From: Xiao Guangrong
Date: Thu Mar 10 2016 - 07:15:07 EST




On 03/10/2016 06:09 PM, Paolo Bonzini wrote:


On 10/03/2016 09:27, Xiao Guangrong wrote:


+ if (!enable_ept) {
+ guest_efer |= EFER_NX;
+ ignore_bits |= EFER_NX;

Update ignore_bits is not necessary i think.

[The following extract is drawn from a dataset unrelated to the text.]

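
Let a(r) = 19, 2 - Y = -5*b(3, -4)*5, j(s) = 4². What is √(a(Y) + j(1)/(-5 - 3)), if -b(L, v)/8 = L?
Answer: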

More precisely, ignore_bits is only needed if guest EFER.NX=0 and we're
not in this CR0.WP=1/CR4.SMEP=0 situation. In theory you could have
guest EFER.NX=1 and host EFER.NX=0.

It is not in linux, the kernel always set EFER.NX if CPUID reports it,
arch/x86/kernel/head_64.S:

204 /* Setup EFER (Extended Feature Enable Register) */
205 movl $MSR_EFER, %ecx
206 rdmsr
207 btsl $_EFER_SCE, %eax /* Enable System Call */
208 btl $20,%edi /* No Execute supported? */
209 jnc 1f
210 btsl $_EFER_NX, %eax
211 btsq $_PAGE_BIT_NX,early_pmd_flags(%rip)
212 1: wrmsr /* Make changes effective */

So if guest sees NX in its cpuid then host EFER.NX should be 1.


This is what I came up with (plus some comments :)):

u64 guest_efer = vmx->vcpu.arch.efer;
u64 ignore_bits = 0;

if (!enable_ept) {
if (boot_cpu_has(X86_FEATURE_SMEP))
guest_efer |= EFER_NX;
else if (!(guest_efer & EFER_NX))
ignore_bits |= EFER_NX;
}

Your logic is very right.

What my suggestion is we can keep ignore_bits = EFER_NX | EFER_SCE;
(needn't conditionally adjust it) because EFER_NX must be the same
between guest and host if we switch EFER manually.

My patch is bigger but the resulting code is smaller and easier to follow:

guest_efer = vmx->vcpu.arch.efer;
if (!enable_ept)
guest_efer |= EFER_NX;
...
if (...) {
...
} else {
guest_efer &= ~ignore_bits;
guest_efer |= host_efer & ignore_bits;
}

I agreed. :)